Facebook notification spams crosses the line with users

Published on February 16, 2018

Facebook is continuously bombarding its users with promotional messages, emails, and notifications to come right back to using its application. Therefore, most of its efforts at attempting different methods for the same, do not come across as surprising. However, things have changed lately.


Recently, these prying attempts have gone well beyond just comments relating to the activity taking place on your profile. It seems like the social media giant plans on nagging its users even when an acquaintance comments on someone else’s picture.

It doesn’t matter if this user is your distant family member who you’ve never met in reality, you will still be notified about when he/she comments on any random picture while they are browsing through the network.
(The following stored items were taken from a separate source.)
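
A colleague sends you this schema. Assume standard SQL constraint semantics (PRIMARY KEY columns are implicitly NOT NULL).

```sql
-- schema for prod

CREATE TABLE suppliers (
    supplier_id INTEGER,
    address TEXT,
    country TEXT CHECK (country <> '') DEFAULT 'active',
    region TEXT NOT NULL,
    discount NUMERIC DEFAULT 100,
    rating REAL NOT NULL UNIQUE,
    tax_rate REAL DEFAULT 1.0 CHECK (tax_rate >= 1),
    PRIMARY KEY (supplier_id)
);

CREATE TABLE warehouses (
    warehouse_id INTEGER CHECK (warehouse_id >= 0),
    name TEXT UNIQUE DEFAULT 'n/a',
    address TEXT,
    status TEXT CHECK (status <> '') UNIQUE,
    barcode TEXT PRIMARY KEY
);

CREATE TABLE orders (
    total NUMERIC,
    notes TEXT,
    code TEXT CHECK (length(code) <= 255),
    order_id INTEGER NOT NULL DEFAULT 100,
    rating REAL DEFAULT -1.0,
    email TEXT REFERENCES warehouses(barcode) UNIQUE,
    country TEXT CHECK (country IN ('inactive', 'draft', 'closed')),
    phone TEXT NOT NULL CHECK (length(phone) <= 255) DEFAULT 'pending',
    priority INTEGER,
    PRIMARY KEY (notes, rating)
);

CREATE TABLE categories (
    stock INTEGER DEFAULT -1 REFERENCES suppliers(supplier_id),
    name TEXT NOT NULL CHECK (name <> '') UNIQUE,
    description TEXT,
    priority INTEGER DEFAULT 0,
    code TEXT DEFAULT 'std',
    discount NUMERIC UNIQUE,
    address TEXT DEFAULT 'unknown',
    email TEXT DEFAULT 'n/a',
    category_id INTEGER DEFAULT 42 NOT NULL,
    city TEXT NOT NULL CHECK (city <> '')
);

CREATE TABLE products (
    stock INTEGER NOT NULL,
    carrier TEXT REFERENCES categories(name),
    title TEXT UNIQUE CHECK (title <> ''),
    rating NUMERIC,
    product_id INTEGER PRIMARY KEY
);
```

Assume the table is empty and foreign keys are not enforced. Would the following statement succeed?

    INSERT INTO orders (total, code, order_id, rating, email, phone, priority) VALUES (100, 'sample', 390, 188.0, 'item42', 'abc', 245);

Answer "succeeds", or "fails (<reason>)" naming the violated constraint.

fails (NOT NULL on notes)

notes is omitted from the column list and has no DEFAULT, so it would receive NULL.
But notes is part of the PRIMARY KEY (implied NOT NULL).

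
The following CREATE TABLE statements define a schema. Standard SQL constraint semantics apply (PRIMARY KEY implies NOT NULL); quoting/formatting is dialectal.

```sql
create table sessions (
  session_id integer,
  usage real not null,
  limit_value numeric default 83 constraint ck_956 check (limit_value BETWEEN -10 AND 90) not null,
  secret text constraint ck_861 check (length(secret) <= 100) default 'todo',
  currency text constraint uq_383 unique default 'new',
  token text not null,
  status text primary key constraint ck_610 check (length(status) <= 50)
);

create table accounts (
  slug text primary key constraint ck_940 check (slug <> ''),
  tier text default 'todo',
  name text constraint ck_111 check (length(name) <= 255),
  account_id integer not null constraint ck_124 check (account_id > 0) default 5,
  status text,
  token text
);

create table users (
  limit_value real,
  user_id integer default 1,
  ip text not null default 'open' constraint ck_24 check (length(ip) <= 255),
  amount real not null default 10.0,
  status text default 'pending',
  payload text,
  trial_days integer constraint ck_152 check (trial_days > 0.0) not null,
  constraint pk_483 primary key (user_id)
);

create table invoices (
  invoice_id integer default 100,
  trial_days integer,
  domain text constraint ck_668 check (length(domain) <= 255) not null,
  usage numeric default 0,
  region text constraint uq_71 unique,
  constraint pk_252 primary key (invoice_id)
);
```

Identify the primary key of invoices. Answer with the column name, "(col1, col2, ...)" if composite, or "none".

invoice_id is declared PRIMARY KEY as a table-level PRIMARY KEY clause.

invoice_id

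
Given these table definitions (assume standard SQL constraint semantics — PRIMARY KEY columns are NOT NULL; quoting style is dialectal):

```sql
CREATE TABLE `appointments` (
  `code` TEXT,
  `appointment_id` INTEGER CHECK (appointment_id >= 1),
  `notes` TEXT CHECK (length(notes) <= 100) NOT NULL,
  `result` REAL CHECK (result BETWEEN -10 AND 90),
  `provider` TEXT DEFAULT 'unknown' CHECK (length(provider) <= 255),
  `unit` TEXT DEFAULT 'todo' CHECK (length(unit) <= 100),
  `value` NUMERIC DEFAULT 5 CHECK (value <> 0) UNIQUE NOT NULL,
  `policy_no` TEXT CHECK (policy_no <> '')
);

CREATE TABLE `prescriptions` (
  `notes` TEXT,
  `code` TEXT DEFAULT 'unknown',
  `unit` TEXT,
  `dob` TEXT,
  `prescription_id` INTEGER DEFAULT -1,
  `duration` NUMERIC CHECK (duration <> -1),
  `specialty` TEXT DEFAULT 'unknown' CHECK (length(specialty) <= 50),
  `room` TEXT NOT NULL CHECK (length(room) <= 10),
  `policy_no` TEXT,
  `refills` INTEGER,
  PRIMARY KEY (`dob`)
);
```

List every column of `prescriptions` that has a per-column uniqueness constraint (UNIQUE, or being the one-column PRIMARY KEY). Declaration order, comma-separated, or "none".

- notes: no UNIQUE or single-column PK constraint.
- code: no UNIQUE or single-column PK constraint.
- unit: no UNIQUE or single-column PK constraint.
- dob: single-column PRIMARY KEY → unique.
- prescription_id: no UNIQUE or single-column PK constraint.
- duration: no UNIQUE or single-column PK constraint.
- specialty: no UNIQUE or single-column PK constraint.
- room: no UNIQUE or single-column PK constraint.
- policy_no: no UNIQUE or single-column PK constraint.
- refills: no UNIQUE or single-column PK constraint.

dob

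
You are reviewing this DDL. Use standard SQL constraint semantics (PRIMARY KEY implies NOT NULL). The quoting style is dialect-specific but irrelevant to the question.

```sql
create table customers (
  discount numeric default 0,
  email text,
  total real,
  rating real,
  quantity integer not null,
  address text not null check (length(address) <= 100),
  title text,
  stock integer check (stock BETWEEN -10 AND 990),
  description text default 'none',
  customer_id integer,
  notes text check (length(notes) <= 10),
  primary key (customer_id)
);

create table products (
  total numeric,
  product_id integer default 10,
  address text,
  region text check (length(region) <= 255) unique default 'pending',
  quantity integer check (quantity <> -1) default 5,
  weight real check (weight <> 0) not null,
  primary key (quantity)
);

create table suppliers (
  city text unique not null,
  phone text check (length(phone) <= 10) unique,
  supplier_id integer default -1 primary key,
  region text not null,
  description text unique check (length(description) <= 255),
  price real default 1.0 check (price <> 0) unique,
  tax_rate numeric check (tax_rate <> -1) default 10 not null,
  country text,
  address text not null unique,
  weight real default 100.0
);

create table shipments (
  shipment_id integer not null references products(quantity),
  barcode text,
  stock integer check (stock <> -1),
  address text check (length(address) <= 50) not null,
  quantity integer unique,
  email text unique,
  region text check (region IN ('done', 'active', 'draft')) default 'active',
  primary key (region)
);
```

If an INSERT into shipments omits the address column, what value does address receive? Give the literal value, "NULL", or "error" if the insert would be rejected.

address has no DEFAULT clause.
Omitting it would insert NULL, but it is declared NOT NULL, so the INSERT fails.

error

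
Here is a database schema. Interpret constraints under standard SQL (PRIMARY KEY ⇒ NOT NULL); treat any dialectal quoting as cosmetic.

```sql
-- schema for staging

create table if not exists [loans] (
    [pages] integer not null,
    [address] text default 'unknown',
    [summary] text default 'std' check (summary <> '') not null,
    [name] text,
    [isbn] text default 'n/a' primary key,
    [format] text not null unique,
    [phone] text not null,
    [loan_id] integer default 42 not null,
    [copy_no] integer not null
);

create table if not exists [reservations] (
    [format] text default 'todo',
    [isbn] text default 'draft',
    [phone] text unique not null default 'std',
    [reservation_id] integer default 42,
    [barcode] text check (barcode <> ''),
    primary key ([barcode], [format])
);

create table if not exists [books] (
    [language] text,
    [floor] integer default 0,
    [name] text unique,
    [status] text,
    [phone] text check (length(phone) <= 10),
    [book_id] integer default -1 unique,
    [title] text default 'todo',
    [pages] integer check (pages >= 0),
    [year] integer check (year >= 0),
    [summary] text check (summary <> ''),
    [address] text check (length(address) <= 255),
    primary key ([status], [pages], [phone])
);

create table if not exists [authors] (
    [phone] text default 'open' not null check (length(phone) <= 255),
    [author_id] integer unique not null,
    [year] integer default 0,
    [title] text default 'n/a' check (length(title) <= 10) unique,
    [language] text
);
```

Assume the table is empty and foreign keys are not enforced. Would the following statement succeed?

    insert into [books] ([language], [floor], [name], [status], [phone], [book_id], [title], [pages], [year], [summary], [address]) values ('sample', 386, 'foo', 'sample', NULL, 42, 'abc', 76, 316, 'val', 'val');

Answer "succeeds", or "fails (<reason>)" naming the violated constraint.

fails (NOT NULL on phone)

phone is explicitly set to NULL, but phone is part of the PRIMARY KEY (implied NOT NULL).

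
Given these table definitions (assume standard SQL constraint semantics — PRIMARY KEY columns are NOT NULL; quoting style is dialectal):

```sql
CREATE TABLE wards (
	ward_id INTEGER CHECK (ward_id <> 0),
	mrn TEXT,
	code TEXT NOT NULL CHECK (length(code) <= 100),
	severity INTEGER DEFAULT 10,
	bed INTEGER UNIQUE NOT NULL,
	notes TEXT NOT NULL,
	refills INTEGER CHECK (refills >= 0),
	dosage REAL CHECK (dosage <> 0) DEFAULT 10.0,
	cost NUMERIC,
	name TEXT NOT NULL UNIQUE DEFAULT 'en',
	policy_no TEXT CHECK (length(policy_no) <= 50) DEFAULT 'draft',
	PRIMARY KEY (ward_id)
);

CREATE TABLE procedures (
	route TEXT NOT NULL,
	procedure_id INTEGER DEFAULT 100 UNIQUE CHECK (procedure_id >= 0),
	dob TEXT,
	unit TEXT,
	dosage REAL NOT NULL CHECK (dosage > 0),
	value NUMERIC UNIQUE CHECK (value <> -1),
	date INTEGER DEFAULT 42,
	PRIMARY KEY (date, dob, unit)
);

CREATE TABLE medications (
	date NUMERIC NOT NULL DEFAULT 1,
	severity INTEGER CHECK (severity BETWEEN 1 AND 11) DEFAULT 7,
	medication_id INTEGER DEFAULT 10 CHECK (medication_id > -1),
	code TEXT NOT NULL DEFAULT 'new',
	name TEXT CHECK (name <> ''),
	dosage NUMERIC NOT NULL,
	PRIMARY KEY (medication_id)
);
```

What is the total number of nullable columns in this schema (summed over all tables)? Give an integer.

wards: 6 nullable (mrn, severity, refills, dosage, cost, policy_no — PK (ward_id) and explicit NOT NULL columns excluded).
procedures: 2 nullable (procedure_id, value — PK (date, dob, unit) and explicit NOT NULL columns excluded).
medications: 2 nullable (severity, name — PK (medication_id) and explicit NOT NULL columns excluded).
Total: 6 + 2 + 2 = 10.

10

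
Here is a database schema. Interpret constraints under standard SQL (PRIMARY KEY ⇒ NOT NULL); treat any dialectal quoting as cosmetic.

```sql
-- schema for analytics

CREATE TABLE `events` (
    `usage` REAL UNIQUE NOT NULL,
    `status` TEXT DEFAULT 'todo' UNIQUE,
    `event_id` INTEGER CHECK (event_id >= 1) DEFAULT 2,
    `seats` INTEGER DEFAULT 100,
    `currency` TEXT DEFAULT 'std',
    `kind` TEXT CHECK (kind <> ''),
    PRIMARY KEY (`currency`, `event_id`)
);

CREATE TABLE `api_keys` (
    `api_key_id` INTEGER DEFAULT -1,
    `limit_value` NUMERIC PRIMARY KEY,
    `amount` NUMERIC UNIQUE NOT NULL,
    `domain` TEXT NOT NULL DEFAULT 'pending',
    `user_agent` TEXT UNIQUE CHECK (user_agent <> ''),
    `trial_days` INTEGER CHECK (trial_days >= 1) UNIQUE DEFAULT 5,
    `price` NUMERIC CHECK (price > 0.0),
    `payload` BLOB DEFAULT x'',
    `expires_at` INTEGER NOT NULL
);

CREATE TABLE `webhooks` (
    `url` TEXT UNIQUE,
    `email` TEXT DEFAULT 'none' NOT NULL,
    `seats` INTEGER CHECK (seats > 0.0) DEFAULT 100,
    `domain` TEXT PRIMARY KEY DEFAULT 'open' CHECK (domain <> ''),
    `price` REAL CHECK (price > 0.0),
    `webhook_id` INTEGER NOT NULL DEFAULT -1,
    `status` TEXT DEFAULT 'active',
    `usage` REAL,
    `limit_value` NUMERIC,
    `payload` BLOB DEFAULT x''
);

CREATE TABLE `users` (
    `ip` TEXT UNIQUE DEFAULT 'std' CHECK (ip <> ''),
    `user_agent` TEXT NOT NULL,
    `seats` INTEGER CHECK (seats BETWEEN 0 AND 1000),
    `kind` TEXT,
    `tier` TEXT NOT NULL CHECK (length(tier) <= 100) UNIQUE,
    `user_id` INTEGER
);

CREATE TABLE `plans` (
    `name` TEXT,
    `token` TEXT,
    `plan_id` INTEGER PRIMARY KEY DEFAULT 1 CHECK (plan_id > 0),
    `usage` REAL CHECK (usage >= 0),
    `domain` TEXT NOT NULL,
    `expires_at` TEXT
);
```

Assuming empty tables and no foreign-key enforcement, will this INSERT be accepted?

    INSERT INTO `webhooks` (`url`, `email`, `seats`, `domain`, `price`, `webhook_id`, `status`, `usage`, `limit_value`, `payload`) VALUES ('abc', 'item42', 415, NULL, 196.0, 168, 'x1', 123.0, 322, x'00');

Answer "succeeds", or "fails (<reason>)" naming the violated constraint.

domain is explicitly set to NULL, but domain is part of the PRIMARY KEY (implied NOT NULL).

fails (NOT NULL on domain)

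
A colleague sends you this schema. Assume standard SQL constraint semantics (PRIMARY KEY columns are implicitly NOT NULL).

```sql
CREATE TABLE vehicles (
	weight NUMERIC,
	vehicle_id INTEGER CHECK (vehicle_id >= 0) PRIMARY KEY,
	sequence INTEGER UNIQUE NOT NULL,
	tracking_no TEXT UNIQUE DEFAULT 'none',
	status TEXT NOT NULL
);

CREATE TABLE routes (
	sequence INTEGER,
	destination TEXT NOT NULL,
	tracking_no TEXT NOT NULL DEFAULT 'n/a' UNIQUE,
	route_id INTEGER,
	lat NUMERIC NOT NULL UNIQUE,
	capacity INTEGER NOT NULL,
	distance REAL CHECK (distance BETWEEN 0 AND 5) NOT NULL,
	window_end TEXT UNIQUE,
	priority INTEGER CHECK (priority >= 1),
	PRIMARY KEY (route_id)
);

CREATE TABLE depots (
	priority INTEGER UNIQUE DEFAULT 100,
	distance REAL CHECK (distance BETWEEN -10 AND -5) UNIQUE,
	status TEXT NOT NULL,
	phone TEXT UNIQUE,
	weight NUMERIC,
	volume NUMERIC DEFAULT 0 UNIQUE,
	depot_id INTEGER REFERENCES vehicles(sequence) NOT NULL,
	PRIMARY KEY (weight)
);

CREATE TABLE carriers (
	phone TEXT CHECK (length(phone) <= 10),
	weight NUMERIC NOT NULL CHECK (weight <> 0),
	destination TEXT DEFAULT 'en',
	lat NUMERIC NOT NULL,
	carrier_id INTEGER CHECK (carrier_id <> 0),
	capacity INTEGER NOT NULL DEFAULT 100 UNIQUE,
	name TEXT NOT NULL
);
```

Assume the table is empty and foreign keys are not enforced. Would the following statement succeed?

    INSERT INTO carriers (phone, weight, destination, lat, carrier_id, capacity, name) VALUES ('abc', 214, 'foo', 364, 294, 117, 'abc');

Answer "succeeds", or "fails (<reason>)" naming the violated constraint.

NOT NULL columns: capacity is supplied; lat is supplied; name is supplied; weight is supplied.
CHECK constraints: 'abc' satisfies (length(phone) <= 10); 214 satisfies (weight <> 0); 294 satisfies (carrier_id <> 0).
No constraint is violated.

succeeds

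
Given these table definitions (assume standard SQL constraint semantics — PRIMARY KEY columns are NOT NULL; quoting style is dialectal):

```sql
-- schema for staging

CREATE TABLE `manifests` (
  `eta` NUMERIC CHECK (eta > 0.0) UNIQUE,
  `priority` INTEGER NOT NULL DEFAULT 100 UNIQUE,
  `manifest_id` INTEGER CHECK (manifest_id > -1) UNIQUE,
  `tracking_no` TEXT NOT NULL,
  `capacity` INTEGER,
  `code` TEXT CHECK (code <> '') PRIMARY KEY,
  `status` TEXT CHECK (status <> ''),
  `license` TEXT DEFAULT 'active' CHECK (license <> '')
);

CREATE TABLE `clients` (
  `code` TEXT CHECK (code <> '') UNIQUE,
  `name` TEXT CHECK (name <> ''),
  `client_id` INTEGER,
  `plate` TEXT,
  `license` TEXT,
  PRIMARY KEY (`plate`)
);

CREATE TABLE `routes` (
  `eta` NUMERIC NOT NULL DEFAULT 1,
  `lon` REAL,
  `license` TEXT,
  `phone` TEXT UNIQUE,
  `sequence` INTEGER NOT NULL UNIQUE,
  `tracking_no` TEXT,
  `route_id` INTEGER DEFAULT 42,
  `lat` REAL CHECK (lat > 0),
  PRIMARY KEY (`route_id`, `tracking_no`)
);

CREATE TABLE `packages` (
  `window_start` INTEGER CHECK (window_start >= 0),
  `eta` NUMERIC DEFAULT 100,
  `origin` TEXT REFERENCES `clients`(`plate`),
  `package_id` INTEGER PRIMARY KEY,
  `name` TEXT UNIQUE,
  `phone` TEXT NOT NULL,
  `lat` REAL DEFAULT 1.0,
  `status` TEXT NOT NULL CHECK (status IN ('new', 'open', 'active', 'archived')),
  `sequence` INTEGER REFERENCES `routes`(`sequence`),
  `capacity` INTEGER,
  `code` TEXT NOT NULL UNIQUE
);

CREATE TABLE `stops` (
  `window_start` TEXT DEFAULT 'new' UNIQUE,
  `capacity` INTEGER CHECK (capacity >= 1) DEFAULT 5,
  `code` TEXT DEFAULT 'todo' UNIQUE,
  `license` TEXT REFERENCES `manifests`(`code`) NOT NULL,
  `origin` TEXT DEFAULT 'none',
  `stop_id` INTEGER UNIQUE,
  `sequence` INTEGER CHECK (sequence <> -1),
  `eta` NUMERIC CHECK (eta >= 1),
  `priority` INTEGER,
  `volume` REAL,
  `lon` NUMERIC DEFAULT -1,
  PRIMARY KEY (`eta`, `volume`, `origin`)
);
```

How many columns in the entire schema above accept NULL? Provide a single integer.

manifests: 5 nullable (eta, manifest_id, capacity, status, license — PK (code) and explicit NOT NULL columns excluded).
clients: 4 nullable (code, name, client_id, license — PK (plate) and explicit NOT NULL columns excluded).
routes: 4 nullable (lon, license, phone, lat — PK (route_id, tracking_no) and explicit NOT NULL columns excluded).
packages: 7 nullable (window_start, eta, origin, name, lat, sequence, capacity — PK (package_id) and explicit NOT NULL columns excluded).
stops: 7 nullable (window_start, capacity, code, stop_id, sequence, priority, lon — PK (eta, volume, origin) and explicit NOT NULL columns excluded).
Total: 5 + 4 + 4 + 7 + 7 = 27.

27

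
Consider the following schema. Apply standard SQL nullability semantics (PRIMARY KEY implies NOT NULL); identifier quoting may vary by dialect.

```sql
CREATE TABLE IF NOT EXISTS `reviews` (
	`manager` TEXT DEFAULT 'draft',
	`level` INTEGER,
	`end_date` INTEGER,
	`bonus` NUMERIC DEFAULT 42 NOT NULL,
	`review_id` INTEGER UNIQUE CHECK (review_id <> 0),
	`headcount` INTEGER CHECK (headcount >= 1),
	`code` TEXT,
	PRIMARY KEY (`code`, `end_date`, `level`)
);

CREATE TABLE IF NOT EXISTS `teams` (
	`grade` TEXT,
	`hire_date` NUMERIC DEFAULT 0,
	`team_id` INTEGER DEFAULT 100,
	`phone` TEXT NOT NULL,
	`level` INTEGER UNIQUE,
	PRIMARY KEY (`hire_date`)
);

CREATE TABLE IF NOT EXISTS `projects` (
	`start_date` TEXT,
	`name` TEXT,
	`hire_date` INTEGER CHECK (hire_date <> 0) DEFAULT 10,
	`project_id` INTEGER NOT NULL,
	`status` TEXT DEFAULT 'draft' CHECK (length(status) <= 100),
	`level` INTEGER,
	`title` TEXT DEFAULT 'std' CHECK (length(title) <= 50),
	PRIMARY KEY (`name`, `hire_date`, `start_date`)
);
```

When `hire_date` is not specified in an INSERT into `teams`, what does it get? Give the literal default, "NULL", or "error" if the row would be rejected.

0

hire_date has an explicit DEFAULT 0.
When the column is omitted from an INSERT, that default is used.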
Moreover, it seems like the spamming has gone on to affect even those who have signed up for the two-factor authentication option.

“The part of it that bugs me is that two-factor authentication is something [Facebook] should be encouraging people to use, but instead the way this is working here is that they’re driving people away from two-factor and making people less secure,” says Matt Green, a professor at the Johns Hopkins University Information Security Institute, who has done contracted security work for Facebook in the past. “It’s abusive, people’s attention is deliberately tweaked by what looks like a two-factor authentication message,” Green revealed that he had received endless messages relating to Facebook each day, especially since the beginning of this year.

The annoying part about these notifications is that they are no longer limited to the application itself but they will arrive in the form of messages on your device. Additionally, things can go haywire if you end up replying to these messages. “If you respond, your message is posted to your profile. If the notifications involve someone else’s content, users say the text replies inadvertently show up as comments on other people’s photos or statuses,” notes Wired.